Bruce Willis clicks into monosyllabic mode as John Smith, a mysterious hired gun who drives into the dead-end border town of Jericho looking for a place to lie low. Instead, he lands in the middle of a shaky truce between two rival gangs — the Italian Strozzis and the Irish Doyles, who each want Smith to help run their bootleg booze and rub out the opposing gang. Smith’s plan is to play both sides against the middle until he is, as advertised, the last man standing.

This story worked well with Toshiro Mifune and Clint Eastwood, and yet it does not work with Bruce Willis, who has shown greater range than either of those effective but limited stars. Why? Perhaps because Hill has directed Willis to submerge his personality in tribute to the laconic icons Mifune and Eastwood. But a laconic Bruce Willis is less iconic than bionic.

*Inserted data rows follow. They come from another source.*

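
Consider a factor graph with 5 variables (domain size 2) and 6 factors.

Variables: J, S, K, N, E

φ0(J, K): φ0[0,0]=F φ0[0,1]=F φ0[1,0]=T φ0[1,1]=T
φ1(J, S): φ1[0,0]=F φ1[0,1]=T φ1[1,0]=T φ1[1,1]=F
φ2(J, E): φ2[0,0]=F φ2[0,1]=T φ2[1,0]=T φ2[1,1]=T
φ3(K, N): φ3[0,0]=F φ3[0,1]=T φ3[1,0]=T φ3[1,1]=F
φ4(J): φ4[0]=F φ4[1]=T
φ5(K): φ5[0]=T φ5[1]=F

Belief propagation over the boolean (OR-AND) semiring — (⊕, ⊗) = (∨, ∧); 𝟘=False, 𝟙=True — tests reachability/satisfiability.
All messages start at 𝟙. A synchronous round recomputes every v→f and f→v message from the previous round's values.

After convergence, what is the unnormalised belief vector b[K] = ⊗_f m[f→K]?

b[K] = [T, F]

init: all messages = 𝟙 over 2 values
r1 m[φ0→J] = [F, T]
r1 m[φ0→K] = [T, T]
r1 m[φ1→J] = [T, T]
r1 m[φ1→S] = [T, T]
r1 m[φ2→J] = [T, T]
r1 m[φ2→E] = [T, T]
r1 m[φ3→K] = [T, T]
r1 m[φ3→N] = [T, T]
r1 m[φ4→J] = [F, T]
r1 m[φ5→K] = [T, F]
r1 m[J→φ0] = [T, T]
r1 m[J→φ1] = [T, T]
r1 m[J→φ2] = [T, T]
r1 m[J→φ4] = [T, T]
r1 m[S→φ1] = [T, T]
r1 m[K→φ0] = [T, T]
r1 m[K→φ3] = [T, T]
r1 m[K→φ5] = [T, T]
r1 m[N→φ3] = [T, T]
r1 m[E→φ2] = [T, T]
r2 m[φ0→J] = [F, T]
r2 m[φ0→K] = [T, T]
r2 m[φ1→J] = [T, T]
r2 m[φ1→S] = [T, T]
r2 m[φ2→J] = [T, T]
r2 m[φ2→E] = [T, T]
r2 m[φ3→K] = [T, T]
r2 m[φ3→N] = [T, T]
r2 m[φ4→J] = [F, T]
r2 m[φ5→K] = [T, F]
r2 m[J→φ0] = [F, T]
r2 m[J→φ1] = [F, T]
r2 m[J→φ2] = [F, T]
r2 m[J→φ4] = [F, T]
r2 m[S→φ1] = [T, T]
r2 m[K→φ0] = [T, F]
r2 m[K→φ3] = [T, F]
r2 m[K→φ5] = [T, T]
r2 m[N→φ3] = [T, T]
r2 m[E→φ2] = [T, T]
r3 m[φ0→J] = [F, T]
r3 m[φ0→K] = [T, T]
r3 m[φ1→J] = [T, T]
r3 m[φ1→S] = [T, F]
r3 m[φ2→J] = [T, T]
r3 m[φ2→E] = [T, T]
r3 m[φ3→K] = [T, T]
r3 m[φ3→N] = [F, T]
r3 m[φ4→J] = [F, T]
r3 m[φ5→K] = [T, F]
r3 m[J→φ0] = [F, T]
r3 m[J→φ1] = [F, T]
r3 m[J→φ2] = [F, T]
r3 m[J→φ4] = [F, T]
r3 m[S→φ1] = [T, T]
r3 m[K→φ0] = [T, F]
r3 m[K→φ3] = [T, F]
r3 m[K→φ5] = [T, T]
r3 m[N→φ3] = [T, T]
r3 m[E→φ2] = [T, T]
r4 m[φ0→J] = [F, T]
r4 m[φ0→K] = [T, T]
r4 m[φ1→J] = [T, T]
r4 m[φ1→S] = [T, F]
r4 m[φ2→J] = [T, T]
r4 m[φ2→E] = [T, T]
r4 m[φ3→K] = [T, T]
r4 m[φ3→N] = [F, T]
r4 m[φ4→J] = [F, T]
r4 m[φ5→K] = [T, F]
r4 m[J→φ0] = [F, T]
r4 m[J→φ1] = [F, T]
r4 m[J→φ2] = [F, T]
r4 m[J→φ4] = [F, T]
r4 m[S→φ1] = [T, T]
r4 m[K→φ0] = [T, F]
r4 m[K→φ3] = [T, F]
r4 m[K→φ5] = [T, T]
r4 m[N→φ3] = [T, T]
r4 m[E→φ2] = [T, T]
fixed point reached at round 4
b[K] = ⊗ incoming = [T, F]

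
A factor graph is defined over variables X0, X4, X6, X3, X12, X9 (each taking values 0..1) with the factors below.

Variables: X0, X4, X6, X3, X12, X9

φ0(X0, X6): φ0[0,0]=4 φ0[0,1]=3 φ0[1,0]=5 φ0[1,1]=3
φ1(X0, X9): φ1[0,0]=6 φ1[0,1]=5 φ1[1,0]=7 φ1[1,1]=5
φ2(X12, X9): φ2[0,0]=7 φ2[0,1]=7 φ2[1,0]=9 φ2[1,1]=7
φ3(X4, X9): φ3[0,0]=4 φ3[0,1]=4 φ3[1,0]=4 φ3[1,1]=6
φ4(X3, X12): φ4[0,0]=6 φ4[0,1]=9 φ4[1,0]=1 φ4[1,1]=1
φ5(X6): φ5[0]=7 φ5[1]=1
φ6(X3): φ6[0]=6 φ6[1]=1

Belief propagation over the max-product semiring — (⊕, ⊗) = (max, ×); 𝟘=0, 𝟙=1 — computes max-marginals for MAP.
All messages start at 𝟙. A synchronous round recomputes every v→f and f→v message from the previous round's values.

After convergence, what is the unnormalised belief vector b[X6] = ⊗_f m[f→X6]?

b[X6] = [476280, 40824]

init: all messages = 𝟙 over 2 values
r1 m[φ0→X0] = [4, 5]
r1 m[φ0→X6] = [5, 3]
r1 m[φ1→X0] = [6, 7]
r1 m[φ1→X9] = [7, 5]
r1 m[φ2→X12] = [7, 9]
r1 m[φ2→X9] = [9, 7]
r1 m[φ3→X4] = [4, 6]
r1 m[φ3→X9] = [4, 6]
r1 m[φ4→X3] = [9, 1]
r1 m[φ4→X12] = [6, 9]
r1 m[φ5→X6] = [7, 1]
r1 m[φ6→X3] = [6, 1]
r1 m[X0→φ0] = [1, 1]
r1 m[X0→φ1] = [1, 1]
r1 m[X4→φ3] = [1, 1]
r1 m[X6→φ0] = [1, 1]
r1 m[X6→φ5] = [1, 1]
r1 m[X3→φ4] = [1, 1]
r1 m[X3→φ6] = [1, 1]
r1 m[X12→φ2] = [1, 1]
r1 m[X12→φ4] = [1, 1]
r1 m[X9→φ1] = [1, 1]
r1 m[X9→φ2] = [1, 1]
r1 m[X9→φ3] = [1, 1]
r2 m[φ0→X0] = [4, 5]
r2 m[φ0→X6] = [5, 3]
r2 m[φ1→X0] = [6, 7]
r2 m[φ1→X9] = [7, 5]
r2 m[φ2→X12] = [7, 9]
r2 m[φ2→X9] = [9, 7]
r2 m[φ3→X4] = [4, 6]
r2 m[φ3→X9] = [4, 6]
r2 m[φ4→X3] = [9, 1]
r2 m[φ4→X12] = [6, 9]
r2 m[φ5→X6] = [7, 1]
r2 m[φ6→X3] = [6, 1]
r2 m[X0→φ0] = [6, 7]
r2 m[X0→φ1] = [4, 5]
r2 m[X4→φ3] = [1, 1]
r2 m[X6→φ0] = [7, 1]
r2 m[X6→φ5] = [5, 3]
r2 m[X3→φ4] = [6, 1]
r2 m[X3→φ6] = [9, 1]
r2 m[X12→φ2] = [6, 9]
r2 m[X12→φ4] = [7, 9]
r2 m[X9→φ1] = [36, 42]
r2 m[X9→φ2] = [28, 30]
r2 m[X9→φ3] = [63, 35]
r3 m[φ0→X0] = [28, 35]
r3 m[φ0→X6] = [35, 21]
r3 m[φ1→X0] = [216, 252]
r3 m[φ1→X9] = [35, 25]
r3 m[φ2→X12] = [210, 252]
r3 m[φ2→X9] = [81, 63]
r3 m[φ3→X4] = [252, 252]
r3 m[φ3→X9] = [4, 6]
r3 m[φ4→X3] = [81, 9]
r3 m[φ4→X12] = [36, 54]
r3 m[φ5→X6] = [7, 1]
r3 m[φ6→X3] = [6, 1]
r3 m[X0→φ0] = [6, 7]
r3 m[X0→φ1] = [4, 5]
r3 m[X4→φ3] = [1, 1]
r3 m[X6→φ0] = [7, 1]
r3 m[X6→φ5] = [5, 3]
r3 m[X3→φ4] = [6, 1]
r3 m[X3→φ6] = [9, 1]
r3 m[X12→φ2] = [6, 9]
r3 m[X12→φ4] = [7, 9]
r3 m[X9→φ1] = [36, 42]
r3 m[X9→φ2] = [28, 30]
r3 m[X9→φ3] = [63, 35]
r4 m[φ0→X0] = [28, 35]
r4 m[φ0→X6] = [35, 21]
r4 m[φ1→X0] = [216, 252]
r4 m[φ1→X9] = [35, 25]
r4 m[φ2→X12] = [210, 252]
r4 m[φ2→X9] = [81, 63]
r4 m[φ3→X4] = [252, 252]
r4 m[φ3→X9] = [4, 6]
r4 m[φ4→X3] = [81, 9]
r4 m[φ4→X12] = [36, 54]
r4 m[φ5→X6] = [7, 1]
r4 m[φ6→X3] = [6, 1]
r4 m[X0→φ0] = [216, 252]
r4 m[X0→φ1] = [28, 35]
r4 m[X4→φ3] = [1, 1]
r4 m[X6→φ0] = [7, 1]
r4 m[X6→φ5] = [35, 21]
r4 m[X3→φ4] = [6, 1]
r4 m[X3→φ6] = [81, 9]
r4 m[X12→φ2] = [36, 54]
r4 m[X12→φ4] = [210, 252]
r4 m[X9→φ1] = [324, 378]
r4 m[X9→φ2] = [140, 150]
r4 m[X9→φ3] = [2835, 1575]
r5 m[φ0→X0] = [28, 35]
r5 m[φ0→X6] = [1260, 756]
r5 m[φ1→X0] = [1944, 2268]
r5 m[φ1→X9] = [245, 175]
r5 m[φ2→X12] = [1050, 1260]
r5 m[φ2→X9] = [486, 378]
r5 m[φ3→X4] = [11340, 11340]
r5 m[φ3→X9] = [4, 6]
r5 m[φ4→X3] = [2268, 252]
r5 m[φ4→X12] = [36, 54]
r5 m[φ5→X6] = [7, 1]
r5 m[φ6→X3] = [6, 1]
r5 m[X0→φ0] = [216, 252]
r5 m[X0→φ1] = [28, 35]
r5 m[X4→φ3] = [1, 1]
r5 m[X6→φ0] = [7, 1]
r5 m[X6→φ5] = [35, 21]
r5 m[X3→φ4] = [6, 1]
r5 m[X3→φ6] = [81, 9]
r5 m[X12→φ2] = [36, 54]
r5 m[X12→φ4] = [210, 252]
r5 m[X9→φ1] = [324, 378]
r5 m[X9→φ2] = [140, 150]
r5 m[X9→φ3] = [2835, 1575]
r6 m[φ0→X0] = [28, 35]
r6 m[φ0→X6] = [1260, 756]
r6 m[φ1→X0] = [1944, 2268]
r6 m[φ1→X9] = [245, 175]
r6 m[φ2→X12] = [1050, 1260]
r6 m[φ2→X9] = [486, 378]
r6 m[φ3→X4] = [11340, 11340]
r6 m[φ3→X9] = [4, 6]
r6 m[φ4→X3] = [2268, 252]
r6 m[φ4→X12] = [36, 54]
r6 m[φ5→X6] = [7, 1]
r6 m[φ6→X3] = [6, 1]
r6 m[X0→φ0] = [1944, 2268]
r6 m[X0→φ1] = [28, 35]
r6 m[X4→φ3] = [1, 1]
r6 m[X6→φ0] = [7, 1]
r6 m[X6→φ5] = [1260, 756]
r6 m[X3→φ4] = [6, 1]
r6 m[X3→φ6] = [2268, 252]
r6 m[X12→φ2] = [36, 54]
r6 m[X12→φ4] = [1050, 1260]
r6 m[X9→φ1] = [1944, 2268]
r6 m[X9→φ2] = [980, 1050]
r6 m[X9→φ3] = [119070, 66150]
r7 m[φ0→X0] = [28, 35]
r7 m[φ0→X6] = [11340, 6804]
r7 m[φ1→X0] = [11664, 13608]
r7 m[φ1→X9] = [245, 175]
r7 m[φ2→X12] = [7350, 8820]
r7 m[φ2→X9] = [486, 378]
r7 m[φ3→X4] = [476280, 476280]
r7 m[φ3→X9] = [4, 6]
r7 m[φ4→X3] = [11340, 1260]
r7 m[φ4→X12] = [36, 54]
r7 m[φ5→X6] = [7, 1]
r7 m[φ6→X3] = [6, 1]
r7 m[X0→φ0] = [1944, 2268]
r7 m[X0→φ1] = [28, 35]
r7 m[X4→φ3] = [1, 1]
r7 m[X6→φ0] = [7, 1]
r7 m[X6→φ5] = [1260, 756]
r7 m[X3→φ4] = [6, 1]
r7 m[X3→φ6] = [2268, 252]
r7 m[X12→φ2] = [36, 54]
r7 m[X12→φ4] = [1050, 1260]
r7 m[X9→φ1] = [1944, 2268]
r7 m[X9→φ2] = [980, 1050]
r7 m[X9→φ3] = [119070, 66150]
r8 m[φ0→X0] = [28, 35]
r8 m[φ0→X6] = [11340, 6804]
r8 m[φ1→X0] = [11664, 13608]
r8 m[φ1→X9] = [245, 175]
r8 m[φ2→X12] = [7350, 8820]
r8 m[φ2→X9] = [486, 378]
r8 m[φ3→X4] = [476280, 476280]
r8 m[φ3→X9] = [4, 6]
r8 m[φ4→X3] = [11340, 1260]
r8 m[φ4→X12] = [36, 54]
r8 m[φ5→X6] = [7, 1]
r8 m[φ6→X3] = [6, 1]
r8 m[X0→φ0] = [11664, 13608]
r8 m[X0→φ1] = [28, 35]
r8 m[X4→φ3] = [1, 1]
r8 m[X6→φ0] = [7, 1]
r8 m[X6→φ5] = [11340, 6804]
r8 m[X3→φ4] = [6, 1]
r8 m[X3→φ6] = [11340, 1260]
r8 m[X12→φ2] = [36, 54]
r8 m[X12→φ4] = [7350, 8820]
r8 m[X9→φ1] = [1944, 2268]
r8 m[X9→φ2] = [980, 1050]
r8 m[X9→φ3] = [119070, 66150]
r9 m[φ0→X0] = [28, 35]
r9 m[φ0→X6] = [68040, 40824]
r9 m[φ1→X0] = [11664, 13608]
r9 m[φ1→X9] = [245, 175]
r9 m[φ2→X12] = [7350, 8820]
r9 m[φ2→X9] = [486, 378]
r9 m[φ3→X4] = [476280, 476280]
r9 m[φ3→X9] = [4, 6]
r9 m[φ4→X3] = [79380, 8820]
r9 m[φ4→X12] = [36, 54]
r9 m[φ5→X6] = [7, 1]
r9 m[φ6→X3] = [6, 1]
r9 m[X0→φ0] = [11664, 13608]
r9 m[X0→φ1] = [28, 35]
r9 m[X4→φ3] = [1, 1]
r9 m[X6→φ0] = [7, 1]
r9 m[X6→φ5] = [11340, 6804]
r9 m[X3→φ4] = [6, 1]
r9 m[X3→φ6] = [11340, 1260]
r9 m[X12→φ2] = [36, 54]
r9 m[X12→φ4] = [7350, 8820]
r9 m[X9→φ1] = [1944, 2268]
r9 m[X9→φ2] = [980, 1050]
r9 m[X9→φ3] = [119070, 66150]
r10 m[φ0→X0] = [28, 35]
r10 m[φ0→X6] = [68040, 40824]
r10 m[φ1→X0] = [11664, 13608]
r10 m[φ1→X9] = [245, 175]
r10 m[φ2→X12] = [7350, 8820]
r10 m[φ2→X9] = [486, 378]
r10 m[φ3→X4] = [476280, 476280]
r10 m[φ3→X9] = [4, 6]
r10 m[φ4→X3] = [79380, 8820]
r10 m[φ4→X12] = [36, 54]
r10 m[φ5→X6] = [7, 1]
r10 m[φ6→X3] = [6, 1]
r10 m[X0→φ0] = [11664, 13608]
r10 m[X0→φ1] = [28, 35]
r10 m[X4→φ3] = [1, 1]
r10 m[X6→φ0] = [7, 1]
r10 m[X6→φ5] = [68040, 40824]
r10 m[X3→φ4] = [6, 1]
r10 m[X3→φ6] = [79380, 8820]
r10 m[X12→φ2] = [36, 54]
r10 m[X12→φ4] = [7350, 8820]
r10 m[X9→φ1] = [1944, 2268]
r10 m[X9→φ2] = [980, 1050]
r10 m[X9→φ3] = [119070, 66150]
r11 m[φ0→X0] = [28, 35]
r11 m[φ0→X6] = [68040, 40824]
r11 m[φ1→X0] = [11664, 13608]
r11 m[φ1→X9] = [245, 175]
r11 m[φ2→X12] = [7350, 8820]
r11 m[φ2→X9] = [486, 378]
r11 m[φ3→X4] = [476280, 476280]
r11 m[φ3→X9] = [4, 6]
r11 m[φ4→X3] = [79380, 8820]
r11 m[φ4→X12] = [36, 54]
r11 m[φ5→X6] = [7, 1]
r11 m[φ6→X3] = [6, 1]
r11 m[X0→φ0] = [11664, 13608]
r11 m[X0→φ1] = [28, 35]
r11 m[X4→φ3] = [1, 1]
r11 m[X6→φ0] = [7, 1]
r11 m[X6→φ5] = [68040, 40824]
r11 m[X3→φ4] = [6, 1]
r11 m[X3→φ6] = [79380, 8820]
r11 m[X12→φ2] = [36, 54]
r11 m[X12→φ4] = [7350, 8820]
r11 m[X9→φ1] = [1944, 2268]
r11 m[X9→φ2] = [980, 1050]
r11 m[X9→φ3] = [119070, 66150]
fixed point reached at round 11
b[X6] = ⊗ incoming = [476280, 40824]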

Hill tries to spice up the movie with such dependable eccentrics as Bruce Dern (as a sheriff), David Patrick Kelly (as the Doyle gang’s leader), William Sanderson (as a bartender), and Christopher Walken (as a spooky gunman). But Hill drowns them in trite tough-guy dialogue, and Willis himself labors under needless hard-boiled narration that obscures the film’s one striking element: the score by Ry Cooder, whose work has graced some of Hill’s best movies (Southern Comfort, especially).

And if you’re looking for decent female characters, keep looking. That’s to be expected from Hill, who here deals us two stereotypes from the usual sexist deck: the innocent who must be saved (Karina Lombard) and the whore who must be punished (Alexandra Powers). Judging from what happens to the whore, I’d say Hill has taken a page (and an ear) from Quentin Tarantino, who will probably gush that this is “a great movie.” It isn’t. Oh, how it wants to be. But this is an airless and humorless dud — a folly that only a gifted director could have made. The film chokes to death on Walter Hill’s dusty artistry. Didn’t he know that Last Man Standing was already made a few years ago, faster and funnier and much cheaper, by Robert Rodriguez? It’s called El Mariachi, Walter. Rent it and weep.